Sheffer's prize-winning first book, Burned Bridge: How East and West Germans Made the Iron Curtain (Oxford University Press, 2011), challenges the moral myth of the Berlin Wall, the Cold War’s central symbol -- revealing how the Iron Curtain was not simply imposed by Communism, but emerged from the everyday actions of ordinary people. Her next book, Hidden Front: Switzerland and World War Two, tells an in-depth history of a nation whose pivotal role remains unexposed yet was decisive in the course of the Second World War.

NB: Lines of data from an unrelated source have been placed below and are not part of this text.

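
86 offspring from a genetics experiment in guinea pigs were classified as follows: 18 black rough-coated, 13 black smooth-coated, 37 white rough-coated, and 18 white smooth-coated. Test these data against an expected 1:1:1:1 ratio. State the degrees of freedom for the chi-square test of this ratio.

A goodness-of-fit test with 4 phenotype classes has df = 4 − 1 = 3.

3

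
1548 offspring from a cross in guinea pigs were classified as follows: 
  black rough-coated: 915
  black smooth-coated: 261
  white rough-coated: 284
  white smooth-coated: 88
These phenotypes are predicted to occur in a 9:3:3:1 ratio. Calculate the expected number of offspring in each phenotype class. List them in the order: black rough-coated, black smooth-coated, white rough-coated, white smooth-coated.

Under the 9:3:3:1 hypothesis (Σ ratio = 16, N = 1548):
  black rough-coated: 1548 × 9/16 = 870.75
  black smooth-coated: 1548 × 3/16 = 290.25
  white rough-coated: 1548 × 3/16 = 290.25
  white smooth-coated: 1548 × 1/16 = 96.75

870.75, 290.25, 290.25, 96.75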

Very good read and well devised narrative. Some of its argumentative weaknesses can be attributed to the fact that it began as a Ph.D. thesis, written by a "brand new" historian. In light of this fact, it is actually fantastic. She describes the gradual development of a "mental" border in the minds of East and West Germans, and how this border was in many ways more powerful than the physical boundary that is so well known. Rather than focusing on Berlin, her story concerns the German towns of Neustadt (West Germany) and Sonneberg (East Germany), which have a history of collaboration and rivalry, but which develop a deep mental division within their populations before the physical boundary between them is put in place. Especially interesting is her (albeit brief) discussion of how imperfect their 1989 reunion was. Rather than providing only the image of East Germans rushing over the border into welcoming Western arms, she discusses German reactions that went beyond the initial border collapse, and how difficult it actually was to reconcile two towns whose citizens had learned to consider themselves divided.

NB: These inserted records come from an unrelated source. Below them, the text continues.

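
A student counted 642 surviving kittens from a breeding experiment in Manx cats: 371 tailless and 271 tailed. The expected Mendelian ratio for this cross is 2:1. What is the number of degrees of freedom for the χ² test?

1

A goodness-of-fit test with 2 phenotype classes has df = 2 − 1 = 1.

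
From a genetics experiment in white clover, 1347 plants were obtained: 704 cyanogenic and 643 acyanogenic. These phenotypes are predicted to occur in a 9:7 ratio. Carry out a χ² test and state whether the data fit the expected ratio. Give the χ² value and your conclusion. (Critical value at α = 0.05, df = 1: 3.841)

8.695; not consistent

Expected counts for N = 1347 under a 9:7 ratio (total parts = 16):
  cyanogenic: 1347 × 9/16 = 757.6875
  acyanogenic: 1347 × 7/16 = 589.3125
χ² = Σ (O − E)² / E
  cyanogenic: (704 − 757.6875)² / 757.6875 = 3.8041
  acyanogenic: (643 − 589.3125)² / 589.3125 = 4.8910
χ² = 3.8041 + 4.8910 = 8.6951 ≈ 8.695
Degrees of freedom = 2 − 1 = 1; critical value at α = 0.05 is 3.841.
Since 8.695 > 3.841, we reject the null hypothesis — the data do not fit the 9:7 ratio.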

It's clear that the residents of the two towns at Burned Bridge made each other's lives difficult before the construction of the wall between them, but Sheffer could possibly have better supported her thesis that it was the case afterwards, as well. Otherwise a thorough and well-researched Alltagsgeschichte, written in an engaging and straightforward tone.

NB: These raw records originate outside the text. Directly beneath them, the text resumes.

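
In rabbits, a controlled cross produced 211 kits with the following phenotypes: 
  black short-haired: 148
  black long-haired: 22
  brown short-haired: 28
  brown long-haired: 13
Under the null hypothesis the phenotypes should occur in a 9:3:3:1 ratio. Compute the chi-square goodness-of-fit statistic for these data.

Under the 9:3:3:1 hypothesis (Σ ratio = 16, N = 211):
  black short-haired: 211 × 9/16 = 118.6875
  black long-haired: 211 × 3/16 = 39.5625
  brown short-haired: 211 × 3/16 = 39.5625
  brown long-haired: 211 × 1/16 = 13.1875
χ² = Σ (O − E)² / E
  black short-haired: (148 − 118.6875)² / 118.6875 = 7.2394
  black long-haired: (22 − 39.5625)² / 39.5625 = 7.7963
  brown short-haired: (28 − 39.5625)² / 39.5625 = 3.3792
  brown long-haired: (13 − 13.1875)² / 13.1875 = 0.0027
χ² = 7.2394 + 7.7963 + 3.3792 + 0.0027 = 18.4176 ≈ 18.418

18.418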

This book looks at international history through a local lens: The cities of Sonneberg and Neustadt (bei Coburg) and the surrounding farmland and woods and villages constituted a cohesive region since the Middle Ages, but a fluke of history put them on opposite sides of the Iron Curtain - a line that started out quite porous almost immediately at the end of World War II, and became progressively more solid over the next couple decades, until it quite abruptly disappeared in 1989/90 - at which point some people were surprised to find they all speak the same dialect. I love the pun in the title: combining the English expression about "burning bridges" with the fact that Sonneberg and Neustadt were joined together by a "gebrannte Brücke" (literally: "burned bridge") - a wooden bridge that was charred in order to resist rot. Scheffer's thesis in the book is that the division between East and West was driven as much by the locals, from the bottom up, as by top-down geopolitics. I think that she overstates the case, and that much of the time that she spends arguing it actually detracts from the really interesting history (which she researched quite thoroughly, including a lot of original research; kudos!) that stands well on its own. A minor pet peeve: Scheffer refers (obviously) to a lot of German institutions and other things - by the English translation of their names, mostly without giving the original German name or phrase, even in a footnote. As a German-speaker, that irritated me. It might be the fault of the publisher, though, rather than the author. All in all, the book is definitely worth reading if you have an interest in German history or Cold-War history.
A really interesting study . From two local communities' fate a clear analysis of how a border keeps people united and divided. It goes well beyond the drama of Cold War Germany.
I really didn't think this topic would be for me, but it's been one of the more memorable books I've read! Very well researched and convincingly showed how an imagined social division predated and shaped the actual physical wall.